According to it, as Washington is fearful of deploying troops to fight al-Qaida
in Pakistan, money has been its main weapon since 2001, with the US having given
the army nine billion dollars to fight the Taliban and al-Qaida in the tribal
belt, and on October 22 the White House announced an extra 2-billion-dollar aid
over the next five years. Although Pakistan generals insist that they have cut
erstwhile ties with the Taliban and other militant groups, the secret cables show
that US diplomats and spies believe the Pakistan Army and its Inter-Services Intelligence
(ISI) spy agency continue quietly to back selected militant groups, the paper
added. Four are singled out: the Afghan Taliban, its allied Haqqani and Hekmatyar
networks on the western Afghan frontier, and Lashkar-e-Taiba on the eastern border
with India . Some ISI officials "continue to maintain ties with a wide array of
extremist organisations, in particular the Taliban, LeT and other extremist organisations,"
the paper quoted Hillary Clinton, the US secretary of state, as having written
in December 2009. A senior ISI official said: "These are assertions without evidence
and nothing more than allegations or points of view, as such do not merit a response."
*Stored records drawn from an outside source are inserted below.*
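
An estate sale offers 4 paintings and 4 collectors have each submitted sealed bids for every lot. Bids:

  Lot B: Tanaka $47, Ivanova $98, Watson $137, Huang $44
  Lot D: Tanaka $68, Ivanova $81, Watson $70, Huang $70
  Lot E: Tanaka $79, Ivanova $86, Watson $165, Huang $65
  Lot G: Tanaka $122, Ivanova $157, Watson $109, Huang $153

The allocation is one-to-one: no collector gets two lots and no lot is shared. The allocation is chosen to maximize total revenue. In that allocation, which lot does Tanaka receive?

Tanaka receives Lot D.

Treat this as an assignment problem: match each collector to one lot.
Optimal: Tanaka→Lot D ($68), Ivanova→Lot B ($98), Watson→Lot E ($165), Huang→Lot G ($153) — total 68+98+165+153 = $484.
Row-greedy (each collector in turn takes its best remaining lot) gives $455, worse by 29.
Next-best assignment: Tanaka→Lot G, Ivanova→Lot B, Watson→Lot E, Huang→Lot D = $455.
Tanaka's own top lot is Lot G ($122), but forcing Tanaka→Lot G and reassigning the rest optimally gives only $455 — worse by 29.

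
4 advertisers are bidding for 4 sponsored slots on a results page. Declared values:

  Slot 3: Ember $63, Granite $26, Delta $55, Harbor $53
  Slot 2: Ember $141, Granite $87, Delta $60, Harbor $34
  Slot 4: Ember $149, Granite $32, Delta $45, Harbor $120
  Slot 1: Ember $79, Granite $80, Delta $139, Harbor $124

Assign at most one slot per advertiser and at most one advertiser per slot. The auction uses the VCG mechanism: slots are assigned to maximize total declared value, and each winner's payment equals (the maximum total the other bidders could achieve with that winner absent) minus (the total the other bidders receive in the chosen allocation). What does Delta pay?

Efficient allocation: Ember→Slot 4 ($149), Granite→Slot 2 ($87), Delta→Slot 1 ($139), Harbor→Slot 3 ($53); total welfare W = $428.
Delta receives Slot 1 at value $139, so the others get W − 139 = $289.
Without Delta: best allocation of the remaining 3 bidders over all 4 slots is Ember→Slot 4 ($149), Granite→Slot 2 ($87), Harbor→Slot 1 ($124), total $360.
VCG payment = (others' best without Delta) − (others' welfare with Delta) = 360 − 289 = $71.

Delta pays $71.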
The main concern was "how such sensitive information could find its way to a media
outlet, and continues to do so," he added. But Dr Peter Lavoy, a senior intelligence
official, told a meeting of NATO allies in November 2008 that the ISI allowed
the Taliban's Quetta Shura leadership council to "operate unfettered" in Balochistan,
while it provided the Waziristan-based Haqqani network with "intelligence and
financial support to conduct attacks in Afghanistan against Afghan government,
ISAF and Indian targets … Pakistan continues to define India as its number one
threat and insists that India plays an overactive role in Afghanistan." Pakistan’s
army chief, General Ashfaq Kayani, had been "utterly frank" about the consequences
of a pro-India government coming to power in Kabul, noted a 2009 briefing in advance
of his visit to Washington. "The Pakistani establishment will dramatically increase
support for Taliban groups in Pakistan and Afghanistan , which they see as … an
important counterweight." Alarmed by the links with Haqqani, whose fighters kill
American soldiers in Afghanistan , and fearful that its policy towards Lashkar-e-Taiba
could trigger nuclear war with India , US officials have urged Kayani to change
course. "The biggest single message Kayani should hear in Washington is that this
support must end," the paper quoted one dispatch, as saying.